Ways to Patch Blue Jeans

Holy jeans may be a hot fashion accessory, but unwanted holes are anything but trendy. Before you toss out your favorite pair of designer duds, resuscitate them with patches. Patches cover holes and reinforce weak fabric, adding years of life to those oh-so-comfortable jeans. Patches can be sewn on, but a no-sew option is available if you're not handy with a needle and thread.

Pre-Patch Preparation

Clean the site before you attach the patch. Use a small pair of scissors to snip off loose strings, trimming them as close to the edge of the hole as possible.
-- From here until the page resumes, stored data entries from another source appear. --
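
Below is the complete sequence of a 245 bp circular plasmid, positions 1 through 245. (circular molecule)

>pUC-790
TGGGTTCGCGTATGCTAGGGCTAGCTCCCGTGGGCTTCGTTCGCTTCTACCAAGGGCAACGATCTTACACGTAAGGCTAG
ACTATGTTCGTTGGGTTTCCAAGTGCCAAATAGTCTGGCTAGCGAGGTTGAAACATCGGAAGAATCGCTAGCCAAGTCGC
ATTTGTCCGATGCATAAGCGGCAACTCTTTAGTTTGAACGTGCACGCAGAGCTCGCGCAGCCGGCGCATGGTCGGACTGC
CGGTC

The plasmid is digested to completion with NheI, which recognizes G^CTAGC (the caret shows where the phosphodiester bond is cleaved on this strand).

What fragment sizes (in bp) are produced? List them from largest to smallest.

NheI sites (GCTAGC) start at positions 20, 118, 147.
NheI cuts after the first base of each site, so after positions 20, 118, 147.
Circular molecule, 3 cuts → 3 fragments:
  21–118 → 98 bp
  119–147 → 29 bp
  148–245 then 1–20 → 98 + 20 = 118 bp
Sorted largest to smallest: 118, 98, 29 bp.

118, 98, 29 bp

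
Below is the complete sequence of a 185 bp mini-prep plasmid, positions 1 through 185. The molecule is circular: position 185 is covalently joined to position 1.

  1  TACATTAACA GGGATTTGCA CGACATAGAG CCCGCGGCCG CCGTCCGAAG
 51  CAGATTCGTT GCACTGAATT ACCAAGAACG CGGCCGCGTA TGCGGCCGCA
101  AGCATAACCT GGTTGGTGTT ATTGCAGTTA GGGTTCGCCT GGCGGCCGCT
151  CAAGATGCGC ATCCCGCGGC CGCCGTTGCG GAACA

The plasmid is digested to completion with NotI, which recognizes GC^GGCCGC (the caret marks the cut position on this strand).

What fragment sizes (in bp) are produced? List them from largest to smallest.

NotI sites (GCGGCCGC) start at positions 34, 80, 92, 142, 166.
NotI cuts after base 2 of each site, so after positions 35, 81, 93, 143, 167.
Circular molecule, 5 cuts → 5 fragments:
  36–81 → 46 bp
  82–93 → 12 bp
  94–143 → 50 bp
  144–167 → 24 bp
  168–185 then 1–35 → 18 + 35 = 53 bp
Sorted largest to smallest: 53, 50, 46, 24, 12 bp.

53, 50, 46, 24, 12 bp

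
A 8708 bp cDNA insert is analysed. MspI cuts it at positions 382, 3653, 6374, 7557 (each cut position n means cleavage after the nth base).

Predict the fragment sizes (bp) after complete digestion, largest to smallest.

3271, 2721, 1183, 1151, 382 bp

Linear molecule, 4 cuts → 5 fragments:
  382 − 0 = 382 bp
  3653 − 382 = 3271 bp
  6374 − 3653 = 2721 bp
  7557 − 6374 = 1183 bp
  8708 − 7557 = 1151 bp
Sorted largest to smallest: 3271, 2721, 1183, 1151, 382 bp.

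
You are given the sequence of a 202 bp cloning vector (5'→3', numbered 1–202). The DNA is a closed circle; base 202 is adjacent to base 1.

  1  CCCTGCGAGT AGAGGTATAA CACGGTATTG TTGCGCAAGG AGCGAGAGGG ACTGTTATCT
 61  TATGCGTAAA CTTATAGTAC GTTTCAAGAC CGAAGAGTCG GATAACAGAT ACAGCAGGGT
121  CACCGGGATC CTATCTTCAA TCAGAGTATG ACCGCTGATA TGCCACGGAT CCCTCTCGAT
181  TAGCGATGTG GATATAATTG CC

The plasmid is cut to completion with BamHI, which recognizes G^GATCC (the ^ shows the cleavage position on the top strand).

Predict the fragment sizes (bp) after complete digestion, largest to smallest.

BamHI sites (GGATCC) start at positions 126, 167.
BamHI cuts after the first base of each site, so after positions 126, 167.
Circular molecule, 2 cuts → 2 fragments:
  127–167 → 41 bp
  168–202 then 1–126 → 35 + 126 = 161 bp
Sorted largest to smallest: 161, 41 bp.

161, 41 bp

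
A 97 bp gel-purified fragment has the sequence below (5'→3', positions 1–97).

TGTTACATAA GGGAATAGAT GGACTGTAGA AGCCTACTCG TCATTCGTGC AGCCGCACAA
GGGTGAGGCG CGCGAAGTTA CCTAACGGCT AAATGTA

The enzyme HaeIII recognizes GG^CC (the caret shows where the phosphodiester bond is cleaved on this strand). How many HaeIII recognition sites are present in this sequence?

0

No occurrence of GGCC is present in the sequence.
HaeIII does not cut: 0 sites.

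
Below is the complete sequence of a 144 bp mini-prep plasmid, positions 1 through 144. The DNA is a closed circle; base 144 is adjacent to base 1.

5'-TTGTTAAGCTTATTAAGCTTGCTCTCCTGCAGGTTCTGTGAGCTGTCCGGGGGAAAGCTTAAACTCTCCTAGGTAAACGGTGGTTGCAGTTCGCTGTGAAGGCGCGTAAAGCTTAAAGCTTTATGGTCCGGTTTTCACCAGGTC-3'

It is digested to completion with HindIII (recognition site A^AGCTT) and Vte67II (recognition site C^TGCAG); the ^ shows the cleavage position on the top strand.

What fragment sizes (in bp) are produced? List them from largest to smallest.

HindIII sites (AAGCTT) start at positions 6, 15, 55, 109, 116.
HindIII cuts after the first base of each site, so after positions 6, 15, 55, 109, 116.
The Vte67II site (CTGCAG) starts at position 27.
Vte67II cuts after the first base of each site, so after position 27.
Combined cut positions: 6, 15, 27, 55, 109, 116.
Circular molecule, 6 cuts → 6 fragments:
  7–15 → 9 bp
  16–27 → 12 bp
  28–55 → 28 bp
  56–109 → 54 bp
  110–116 → 7 bp
  117–144 then 1–6 → 28 + 6 = 34 bp
Sorted largest to smallest: 54, 34, 28, 12, 9, 7 bp.

54, 34, 28, 12, 9, 7 bp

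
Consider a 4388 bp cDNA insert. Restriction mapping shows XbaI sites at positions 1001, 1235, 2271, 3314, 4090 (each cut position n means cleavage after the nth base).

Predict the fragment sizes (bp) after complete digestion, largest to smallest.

Linear molecule, 5 cuts → 6 fragments:
  1001 − 0 = 1001 bp
  1235 − 1001 = 234 bp
  2271 − 1235 = 1036 bp
  3314 − 2271 = 1043 bp
  4090 − 3314 = 776 bp
  4388 − 4090 = 298 bp
Sorted largest to smallest: 1043, 1036, 1001, 776, 298, 234 bp.

1043, 1036, 1001, 776, 298, 234 bp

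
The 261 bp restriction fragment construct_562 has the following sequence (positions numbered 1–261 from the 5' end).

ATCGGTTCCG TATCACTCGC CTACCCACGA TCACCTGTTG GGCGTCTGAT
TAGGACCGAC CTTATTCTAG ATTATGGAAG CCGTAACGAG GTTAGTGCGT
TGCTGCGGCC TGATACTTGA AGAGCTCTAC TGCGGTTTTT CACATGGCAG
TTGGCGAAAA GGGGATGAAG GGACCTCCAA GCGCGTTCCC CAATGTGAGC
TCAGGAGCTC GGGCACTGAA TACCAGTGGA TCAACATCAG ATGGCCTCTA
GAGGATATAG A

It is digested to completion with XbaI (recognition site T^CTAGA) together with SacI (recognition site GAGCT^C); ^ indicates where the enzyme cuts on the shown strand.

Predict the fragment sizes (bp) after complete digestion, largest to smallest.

XbaI sites (TCTAGA) start at positions 66, 247.
XbaI cuts after the first base of each site, so after positions 66, 247.
SacI sites (GAGCTC) start at positions 122, 197, 205.
SacI cuts after base 5 of each site (before the last base), so after positions 126, 201, 209.
Combined cut positions: 66, 126, 201, 209, 247.
Linear molecule, 5 cuts → 6 fragments:
  1–66 → 66 bp
  67–126 → 60 bp
  127–201 → 75 bp
  202–209 → 8 bp
  210–247 → 38 bp
  248–261 → 14 bp
Sorted largest to smallest: 75, 66, 60, 38, 14, 8 bp.

75, 66, 60, 38, 14, 8 bp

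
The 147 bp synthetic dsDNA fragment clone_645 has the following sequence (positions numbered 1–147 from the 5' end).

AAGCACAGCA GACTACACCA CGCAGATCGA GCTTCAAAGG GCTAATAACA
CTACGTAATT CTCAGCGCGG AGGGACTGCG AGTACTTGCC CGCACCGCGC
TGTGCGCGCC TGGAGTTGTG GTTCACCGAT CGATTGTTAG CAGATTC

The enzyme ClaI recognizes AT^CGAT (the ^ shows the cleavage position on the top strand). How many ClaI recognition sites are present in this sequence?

ATCGAT occurs starting at position 129.
ClaI cuts at 1 site.

1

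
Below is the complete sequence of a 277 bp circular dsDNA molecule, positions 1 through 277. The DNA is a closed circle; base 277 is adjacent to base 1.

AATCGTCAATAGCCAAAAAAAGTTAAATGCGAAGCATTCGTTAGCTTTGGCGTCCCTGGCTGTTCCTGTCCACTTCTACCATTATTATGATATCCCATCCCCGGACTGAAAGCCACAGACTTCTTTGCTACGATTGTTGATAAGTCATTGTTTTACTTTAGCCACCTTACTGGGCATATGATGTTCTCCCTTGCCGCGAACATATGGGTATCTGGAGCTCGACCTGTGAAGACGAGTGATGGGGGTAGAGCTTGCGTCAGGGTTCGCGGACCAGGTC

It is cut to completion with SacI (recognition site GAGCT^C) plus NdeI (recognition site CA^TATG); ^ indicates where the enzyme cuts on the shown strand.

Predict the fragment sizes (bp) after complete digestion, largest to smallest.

234, 26, 17 bp

The SacI site (GAGCTC) starts at position 215.
SacI cuts after base 5 of each site (before the last base), so after position 219.
NdeI sites (CATATG) start at positions 175, 201.
NdeI cuts after base 2 of each site, so after positions 176, 202.
Combined cut positions: 176, 202, 219.
Circular molecule, 3 cuts → 3 fragments:
  177–202 → 26 bp
  203–219 → 17 bp
  220–277 then 1–176 → 58 + 176 = 234 bp
Sorted largest to smallest: 234, 26, 17 bp.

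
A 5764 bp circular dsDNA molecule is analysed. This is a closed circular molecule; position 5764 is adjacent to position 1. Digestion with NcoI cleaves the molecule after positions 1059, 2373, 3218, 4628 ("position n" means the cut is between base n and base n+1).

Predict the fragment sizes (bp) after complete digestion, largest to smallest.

Circular molecule, 4 cuts → 4 fragments:
  2373 − 1059 = 1314 bp
  3218 − 2373 = 845 bp
  4628 − 3218 = 1410 bp
  wrap: 5764 − 4628 + 1059 = 2195 bp
Sorted largest to smallest: 2195, 1410, 1314, 845 bp.

2195, 1410, 1314, 845 bp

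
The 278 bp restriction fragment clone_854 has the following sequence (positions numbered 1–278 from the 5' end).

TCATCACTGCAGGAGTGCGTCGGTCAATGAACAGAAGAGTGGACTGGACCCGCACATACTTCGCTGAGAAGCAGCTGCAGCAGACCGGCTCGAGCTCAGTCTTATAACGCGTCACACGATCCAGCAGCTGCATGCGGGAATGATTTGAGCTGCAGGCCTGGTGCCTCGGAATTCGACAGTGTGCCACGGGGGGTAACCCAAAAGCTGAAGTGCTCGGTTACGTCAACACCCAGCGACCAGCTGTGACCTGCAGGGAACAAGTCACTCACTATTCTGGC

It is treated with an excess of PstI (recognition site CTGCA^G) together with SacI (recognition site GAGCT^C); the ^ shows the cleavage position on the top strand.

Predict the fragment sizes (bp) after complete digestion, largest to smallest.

98, 68, 58, 26, 17, 11 bp

PstI sites (CTGCAG) start at positions 7, 75, 150, 248.
PstI cuts after base 5 of each site (before the last base), so after positions 11, 79, 154, 252.
The SacI site (GAGCTC) starts at position 92.
SacI cuts after base 5 of each site (before the last base), so after position 96.
Combined cut positions: 11, 79, 96, 154, 252.
Linear molecule, 5 cuts → 6 fragments:
  1–11 → 11 bp
  12–79 → 68 bp
  80–96 → 17 bp
  97–154 → 58 bp
  155–252 → 98 bp
  253–278 → 26 bp
Sorted largest to smallest: 98, 68, 58, 26, 17, 11 bp.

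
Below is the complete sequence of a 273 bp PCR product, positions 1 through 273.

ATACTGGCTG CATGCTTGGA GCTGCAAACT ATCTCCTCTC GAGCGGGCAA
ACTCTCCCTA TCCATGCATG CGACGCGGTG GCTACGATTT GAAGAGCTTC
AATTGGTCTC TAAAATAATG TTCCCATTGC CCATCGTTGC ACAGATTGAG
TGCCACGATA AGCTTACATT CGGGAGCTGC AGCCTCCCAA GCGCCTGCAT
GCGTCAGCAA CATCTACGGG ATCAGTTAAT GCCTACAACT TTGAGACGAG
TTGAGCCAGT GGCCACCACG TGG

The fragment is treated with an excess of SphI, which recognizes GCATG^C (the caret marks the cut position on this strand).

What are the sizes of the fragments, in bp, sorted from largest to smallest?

SphI sites (GCATGC) start at positions 10, 66, 197.
SphI cuts after base 5 of each site (before the last base), so after positions 14, 70, 201.
Linear molecule, 3 cuts → 4 fragments:
  1–14 → 14 bp
  15–70 → 56 bp
  71–201 → 131 bp
  202–273 → 72 bp
Sorted largest to smallest: 131, 72, 56, 14 bp.

131, 72, 56, 14 bp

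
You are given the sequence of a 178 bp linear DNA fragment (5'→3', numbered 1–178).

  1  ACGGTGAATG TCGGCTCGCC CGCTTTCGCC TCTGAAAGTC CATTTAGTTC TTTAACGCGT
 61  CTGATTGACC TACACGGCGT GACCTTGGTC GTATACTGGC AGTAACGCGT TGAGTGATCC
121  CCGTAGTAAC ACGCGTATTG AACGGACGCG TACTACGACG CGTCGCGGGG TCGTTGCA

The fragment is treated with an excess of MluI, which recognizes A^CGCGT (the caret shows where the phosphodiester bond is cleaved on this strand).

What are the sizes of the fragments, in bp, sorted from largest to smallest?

55, 50, 26, 20, 15, 12 bp

MluI sites (ACGCGT) start at positions 55, 105, 131, 146, 158.
MluI cuts after the first base of each site, so after positions 55, 105, 131, 146, 158.
Linear molecule, 5 cuts → 6 fragments:
  1–55 → 55 bp
  56–105 → 50 bp
  106–131 → 26 bp
  132–146 → 15 bp
  147–158 → 12 bp
  159–178 → 20 bp
Sorted largest to smallest: 55, 50, 26, 20, 15, 12 bp.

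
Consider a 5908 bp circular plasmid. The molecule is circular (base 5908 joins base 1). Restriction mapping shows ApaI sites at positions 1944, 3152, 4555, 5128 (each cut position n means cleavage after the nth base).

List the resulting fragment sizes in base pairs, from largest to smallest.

Circular molecule, 4 cuts → 4 fragments:
  3152 − 1944 = 1208 bp
  4555 − 3152 = 1403 bp
  5128 − 4555 = 573 bp
  wrap: 5908 − 5128 + 1944 = 2724 bp
Sorted largest to smallest: 2724, 1403, 1208, 573 bp.

2724, 1403, 1208, 573 bp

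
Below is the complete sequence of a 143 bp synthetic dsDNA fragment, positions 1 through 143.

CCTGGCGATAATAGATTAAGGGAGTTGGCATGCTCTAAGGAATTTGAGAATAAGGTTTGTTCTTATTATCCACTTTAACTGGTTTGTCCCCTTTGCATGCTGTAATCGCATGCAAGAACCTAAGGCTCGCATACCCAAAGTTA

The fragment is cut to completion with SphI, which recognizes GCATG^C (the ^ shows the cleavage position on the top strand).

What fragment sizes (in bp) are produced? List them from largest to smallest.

SphI sites (GCATGC) start at positions 28, 95, 108.
SphI cuts after base 5 of each site (before the last base), so after positions 32, 99, 112.
Linear molecule, 3 cuts → 4 fragments:
  1–32 → 32 bp
  33–99 → 67 bp
  100–112 → 13 bp
  113–143 → 31 bp
Sorted largest to smallest: 67, 32, 31, 13 bp.

67, 32, 31, 13 bp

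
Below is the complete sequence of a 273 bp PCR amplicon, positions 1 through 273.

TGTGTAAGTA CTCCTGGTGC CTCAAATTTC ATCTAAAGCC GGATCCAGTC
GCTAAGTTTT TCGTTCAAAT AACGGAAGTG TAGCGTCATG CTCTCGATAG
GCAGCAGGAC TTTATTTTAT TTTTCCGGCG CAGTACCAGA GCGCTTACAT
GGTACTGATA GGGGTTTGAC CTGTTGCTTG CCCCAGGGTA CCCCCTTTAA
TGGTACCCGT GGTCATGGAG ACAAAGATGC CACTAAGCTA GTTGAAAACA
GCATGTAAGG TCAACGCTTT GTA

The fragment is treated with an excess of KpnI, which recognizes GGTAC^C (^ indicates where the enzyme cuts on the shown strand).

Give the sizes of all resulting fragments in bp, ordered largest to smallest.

191, 67, 15 bp

KpnI sites (GGTACC) start at positions 187, 202.
KpnI cuts after base 5 of each site (before the last base), so after positions 191, 206.
Linear molecule, 2 cuts → 3 fragments:
  1–191 → 191 bp
  192–206 → 15 bp
  207–273 → 67 bp
Sorted largest to smallest: 191, 67, 15 bp.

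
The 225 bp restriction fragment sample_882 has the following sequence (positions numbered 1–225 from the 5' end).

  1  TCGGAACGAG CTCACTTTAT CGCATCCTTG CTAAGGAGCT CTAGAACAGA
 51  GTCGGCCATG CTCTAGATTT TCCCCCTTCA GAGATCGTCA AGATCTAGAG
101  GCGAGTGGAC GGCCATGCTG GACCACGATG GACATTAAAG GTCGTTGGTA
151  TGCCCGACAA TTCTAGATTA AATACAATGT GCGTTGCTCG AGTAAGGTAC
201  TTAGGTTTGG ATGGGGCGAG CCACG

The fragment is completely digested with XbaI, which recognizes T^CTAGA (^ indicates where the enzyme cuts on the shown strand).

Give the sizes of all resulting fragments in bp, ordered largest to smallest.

68, 63, 40, 32, 22 bp

XbaI sites (TCTAGA) start at positions 40, 62, 94, 162.
XbaI cuts after the first base of each site, so after positions 40, 62, 94, 162.
Linear molecule, 4 cuts → 5 fragments:
  1–40 → 40 bp
  41–62 → 22 bp
  63–94 → 32 bp
  95–162 → 68 bp
  163–225 → 63 bp
Sorted largest to smallest: 68, 63, 40, 32, 22 bp.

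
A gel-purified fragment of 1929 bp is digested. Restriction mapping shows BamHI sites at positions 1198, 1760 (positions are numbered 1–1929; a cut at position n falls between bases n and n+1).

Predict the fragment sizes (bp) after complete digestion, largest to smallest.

1198, 562, 169 bp

Linear molecule, 2 cuts → 3 fragments:
  1198 − 0 = 1198 bp
  1760 − 1198 = 562 bp
  1929 − 1760 = 169 bp
Sorted largest to smallest: 1198, 562, 169 bp.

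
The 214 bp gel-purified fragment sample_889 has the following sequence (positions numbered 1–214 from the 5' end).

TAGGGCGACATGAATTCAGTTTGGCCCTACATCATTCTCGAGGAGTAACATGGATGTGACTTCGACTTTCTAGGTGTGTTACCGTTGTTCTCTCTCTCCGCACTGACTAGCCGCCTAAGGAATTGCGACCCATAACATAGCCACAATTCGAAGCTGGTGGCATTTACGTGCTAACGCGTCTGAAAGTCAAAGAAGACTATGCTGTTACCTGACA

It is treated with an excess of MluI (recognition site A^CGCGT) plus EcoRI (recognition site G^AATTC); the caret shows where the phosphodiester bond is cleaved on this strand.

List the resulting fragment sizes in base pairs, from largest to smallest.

162, 40, 12 bp

The MluI site (ACGCGT) starts at position 174.
MluI cuts after the first base of each site, so after position 174.
The EcoRI site (GAATTC) starts at position 12.
EcoRI cuts after the first base of each site, so after position 12.
Combined cut positions: 12, 174.
Linear molecule, 2 cuts → 3 fragments:
  1–12 → 12 bp
  13–174 → 162 bp
  175–214 → 40 bp
Sorted largest to smallest: 162, 40, 12 bp.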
Pull off any fuzzies and lint balls, and spot-wash any dirt around the hole that might prevent the patch from bonding to the jeans. Lay the pants flat and allow any water to dry, or your patch will fall right off.

Sew What

Cover the invading hole with a large patch, and trim it approximately 1/2 inch larger than the hole. Turn your jeans inside out and secure the patch to the denim with a few straight pins. Line the edge of the patch up under the foot of your sewing machine, and sew it on with a zigzag stitch. Guide the needle slowly around the patch, snipping off the excess thread.

Stuck Like Glue

If needles aren’t your thing, opt for a glue on patch. Cut your patch an inch bigger than the hole, as the glue requires a little more patch to hold onto than the sewing machine. Rim the edge of the patch with a line of fabric glue, and push the patch onto the hole. Press the patch with a hot iron, holding it down for 15 seconds to permanently bond the patch to the pants.

Life After Patching

Patched jeans require a little more pampering than hole-free pants. Wear the pants as infrequently as possible, saving them for special occasions. Hand wash patched jeans, or drop them in the washer on the gentle cycle. Hang them to dry, or tumble them on your dryer's lowest heat setting.